Jay Bilas's "Toughness" article and book are must reads for every serious basketball player and coach.
Bilas shares a list of over thirty 'toughness' attributes and decries false toughness, the chest-thumping standing-over opponents that are really "look at me" behaviors not authentic toughness.
I used to hand out a laminated sheet of his toughness attributes with special emphasis for some. A local volleyball coach has his team read and discuss Toughness...and his girls have won ten sectional championships and one state title.
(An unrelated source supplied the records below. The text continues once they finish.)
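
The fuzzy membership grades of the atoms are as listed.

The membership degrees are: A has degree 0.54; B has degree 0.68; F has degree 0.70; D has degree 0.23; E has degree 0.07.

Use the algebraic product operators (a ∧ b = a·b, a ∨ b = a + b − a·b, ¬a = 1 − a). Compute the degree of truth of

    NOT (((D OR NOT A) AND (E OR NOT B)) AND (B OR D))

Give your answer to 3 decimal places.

0.838

NOT A = 1 − 0.5400 = 0.4600
D OR NOT A = a + b − a·b on (0.2300, 0.4600) = 0.5842
NOT B = 1 − 0.6800 = 0.3200
E OR NOT B = a + b − a·b on (0.0700, 0.3200) = 0.3676
(D OR NOT A) AND (E OR NOT B) = a·b on (0.5842, 0.3676) = 0.2148
B OR D = a + b − a·b on (0.6800, 0.2300) = 0.7536
((D OR NOT A) AND (E OR NOT B)) AND (B OR D) = a·b on (0.2148, 0.7536) = 0.1618
NOT (((D OR NOT A) AND (E OR NOT B)) AND (B OR D)) = 1 − 0.1618 = 0.8382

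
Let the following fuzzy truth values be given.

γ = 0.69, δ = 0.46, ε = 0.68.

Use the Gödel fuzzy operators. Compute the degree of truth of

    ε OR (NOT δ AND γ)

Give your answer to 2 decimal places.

NOT δ = 1 − 0.46 = 0.54
NOT δ AND γ = min(a, b) on (0.54, 0.69) = 0.54
ε OR (NOT δ AND γ) = max(a, b) on (0.68, 0.54) = 0.68

0.68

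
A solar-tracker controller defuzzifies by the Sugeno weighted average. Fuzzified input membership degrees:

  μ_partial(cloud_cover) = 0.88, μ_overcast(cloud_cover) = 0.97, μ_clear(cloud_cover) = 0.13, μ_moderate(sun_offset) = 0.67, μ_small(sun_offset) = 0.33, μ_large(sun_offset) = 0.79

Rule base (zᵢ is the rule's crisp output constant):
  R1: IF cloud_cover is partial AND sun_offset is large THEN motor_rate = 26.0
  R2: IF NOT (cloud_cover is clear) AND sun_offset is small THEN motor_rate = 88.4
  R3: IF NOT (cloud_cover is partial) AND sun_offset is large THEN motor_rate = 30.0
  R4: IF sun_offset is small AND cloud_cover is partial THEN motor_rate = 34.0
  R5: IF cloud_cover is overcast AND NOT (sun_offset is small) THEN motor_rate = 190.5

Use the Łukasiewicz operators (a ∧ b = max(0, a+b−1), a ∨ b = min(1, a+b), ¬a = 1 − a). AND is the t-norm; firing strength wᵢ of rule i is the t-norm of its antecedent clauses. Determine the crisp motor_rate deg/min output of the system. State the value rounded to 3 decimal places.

95.442

R1 (z=26.0): partial=0.88, large=0.79; AND[max(0, a+b−1)] → w = 0.67
R2 (z=88.4): ¬clear=1−0.13=0.87, small=0.33; AND[max(0, a+b−1)] → w = 0.20
R3 (z=30.0): ¬partial=1−0.88=0.12, large=0.79; AND[max(0, a+b−1)] → w = 0.00
R4 (z=34.0): small=0.33, partial=0.88; AND[max(0, a+b−1)] → w = 0.21
R5 (z=190.5): overcast=0.97, ¬small=1−0.33=0.67; AND[max(0, a+b−1)] → w = 0.64
Weighted average = (0.67·26.0 + 0.20·88.4 + 0.00·30.0 + 0.21·34.0 + 0.64·190.5) / (0.67 + 0.20 + 0.00 + 0.21 + 0.64)
  = 164.1600 / 1.7200 = 95.442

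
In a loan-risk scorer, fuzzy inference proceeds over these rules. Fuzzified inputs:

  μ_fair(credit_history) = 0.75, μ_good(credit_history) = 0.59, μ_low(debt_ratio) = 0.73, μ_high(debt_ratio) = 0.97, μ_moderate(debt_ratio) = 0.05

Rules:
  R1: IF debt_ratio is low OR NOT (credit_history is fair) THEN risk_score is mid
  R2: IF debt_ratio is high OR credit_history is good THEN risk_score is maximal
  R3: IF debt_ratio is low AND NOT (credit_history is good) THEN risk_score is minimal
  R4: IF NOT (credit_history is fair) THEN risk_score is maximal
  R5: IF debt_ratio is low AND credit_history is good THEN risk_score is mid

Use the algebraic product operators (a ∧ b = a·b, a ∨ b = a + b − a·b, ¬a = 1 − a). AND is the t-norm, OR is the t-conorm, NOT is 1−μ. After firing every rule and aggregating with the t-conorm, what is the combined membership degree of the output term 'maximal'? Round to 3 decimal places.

0.991

R1: low=0.73, ¬fair=1−0.75=0.25; OR[a + b − a·b] → w = 0.7975
R2: high=0.97, good=0.59; OR[a + b − a·b] → w = 0.9877
R3: low=0.73, ¬good=1−0.59=0.41; AND[a·b] → w = 0.2993
R4: ¬fair=1−0.75=0.25 → w = 0.2500
R5: low=0.73, good=0.59; AND[a·b] → w = 0.4307
Rules with consequent 'maximal': {R2, R4} → strengths 0.9877, 0.2500
Aggregate via t-conorm [a + b − a·b]: 0.9908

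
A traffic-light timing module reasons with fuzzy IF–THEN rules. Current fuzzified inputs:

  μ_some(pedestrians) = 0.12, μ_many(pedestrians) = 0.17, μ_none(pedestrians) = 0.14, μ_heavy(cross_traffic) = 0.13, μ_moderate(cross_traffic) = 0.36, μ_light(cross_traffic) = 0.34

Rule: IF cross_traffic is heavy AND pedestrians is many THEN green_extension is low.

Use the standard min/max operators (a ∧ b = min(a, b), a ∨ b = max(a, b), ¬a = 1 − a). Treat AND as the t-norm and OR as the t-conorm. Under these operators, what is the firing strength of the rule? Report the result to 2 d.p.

0.13

firing strength: heavy=0.13, many=0.17; AND[min(a, b)] → w = 0.13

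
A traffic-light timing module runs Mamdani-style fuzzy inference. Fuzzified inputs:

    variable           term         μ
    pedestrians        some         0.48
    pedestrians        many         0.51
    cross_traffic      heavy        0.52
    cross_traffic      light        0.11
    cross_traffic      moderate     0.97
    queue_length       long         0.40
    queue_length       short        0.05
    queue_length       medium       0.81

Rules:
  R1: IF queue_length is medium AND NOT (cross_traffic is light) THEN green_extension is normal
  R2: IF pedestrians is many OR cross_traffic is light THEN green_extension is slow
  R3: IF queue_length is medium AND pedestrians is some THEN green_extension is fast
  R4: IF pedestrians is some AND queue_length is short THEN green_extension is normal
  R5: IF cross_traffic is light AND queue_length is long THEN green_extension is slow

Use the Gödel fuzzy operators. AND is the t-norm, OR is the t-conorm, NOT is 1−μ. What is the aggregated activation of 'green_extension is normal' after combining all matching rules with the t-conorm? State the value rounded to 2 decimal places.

R1: medium=0.81, ¬light=1−0.11=0.89; AND[min(a, b)] → w = 0.81
R2: many=0.51, light=0.11; OR[max(a, b)] → w = 0.51
R3: medium=0.81, some=0.48; AND[min(a, b)] → w = 0.48
R4: some=0.48, short=0.05; AND[min(a, b)] → w = 0.05
R5: light=0.11, long=0.40; AND[min(a, b)] → w = 0.11
Rules with consequent 'normal': {R1, R4} → strengths 0.81, 0.05
Aggregate via t-conorm [max(a, b)]: 0.81

0.81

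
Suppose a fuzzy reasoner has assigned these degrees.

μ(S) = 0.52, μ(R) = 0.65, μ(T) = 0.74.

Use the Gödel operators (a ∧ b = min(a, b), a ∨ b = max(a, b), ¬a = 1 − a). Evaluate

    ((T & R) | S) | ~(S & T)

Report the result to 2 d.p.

T & R = min(a, b) on (0.74, 0.65) = 0.65
(T & R) | S = max(a, b) on (0.65, 0.52) = 0.65
S & T = min(a, b) on (0.52, 0.74) = 0.52
~(S & T) = 1 − 0.52 = 0.48
((T & R) | S) | ~(S & T) = max(a, b) on (0.65, 0.48) = 0.65

0.65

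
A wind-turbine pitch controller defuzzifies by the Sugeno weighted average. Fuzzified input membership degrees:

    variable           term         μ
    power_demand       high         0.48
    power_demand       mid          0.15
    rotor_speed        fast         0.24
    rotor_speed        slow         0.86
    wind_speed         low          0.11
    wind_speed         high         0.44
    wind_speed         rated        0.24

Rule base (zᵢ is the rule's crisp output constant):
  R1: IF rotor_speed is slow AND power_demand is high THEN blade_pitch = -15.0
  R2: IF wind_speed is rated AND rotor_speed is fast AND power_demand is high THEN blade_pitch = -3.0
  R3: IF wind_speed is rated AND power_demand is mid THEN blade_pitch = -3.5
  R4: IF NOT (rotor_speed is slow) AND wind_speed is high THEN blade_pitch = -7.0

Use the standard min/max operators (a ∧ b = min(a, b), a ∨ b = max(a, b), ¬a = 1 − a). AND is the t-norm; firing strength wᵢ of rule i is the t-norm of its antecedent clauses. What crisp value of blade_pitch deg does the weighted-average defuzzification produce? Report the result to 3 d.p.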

Here are a few of the most critical "Toughness" attributes:
1. "It's not your shot, it's our shot." The quickest path to improvement is better shot quality. Doc Rivers calls bad shots, "shot turnovers." My coach called them "$#7% shots." Geno Auriemma asks his team who they would want taking the key shot to point out a lesser shooter, that it's not her. "I would let you take it..."
Get ROB shots - in range, open, balanced and forget about "my turn" shots. There are no "my turn shots." Even back in the early 70s we had shot charts. In the sectional quarterfinals we beat a team from a much bigger school on an 18 game win streak... by shooting 23 for 42 (pre-shot clock).
Everyone remembers Villanova beating Georgetown 66-64 on April Fools Day in 1985.
The Wildcats shot an improbable 78.6 percent and won despite having 17 turnovers.
2. "Get on the floor." I can't say it better than Bilas:
"The first player to get to the floor is usually the one to come up with any loose ball. Close out under control: It is too easy to fly at a shooter and think you are a tough defender. A tough defender closes out under control, takes away a straight line drive and takes away the shot. A tough player has a sense of urgency but has the discipline to do it the right way."
3. "Set up your cut." You help your teammates with the '95' the 95 percent of the time you don't have the ball. "Basketball is a game of separation" and urgent cutting sets up easy baskets. Cutting is an underrated skill emphasizing reading defenders, knowing passers can see you, and prioritizing change of direction and change of pace.
4. "Run the floor." Excellent teams play harder for longer. "Basketball isn't a running game, it's a sprinting game."
- "Cut urgently."
- "Sprint to screen."
- "Beat your player to half court in transition."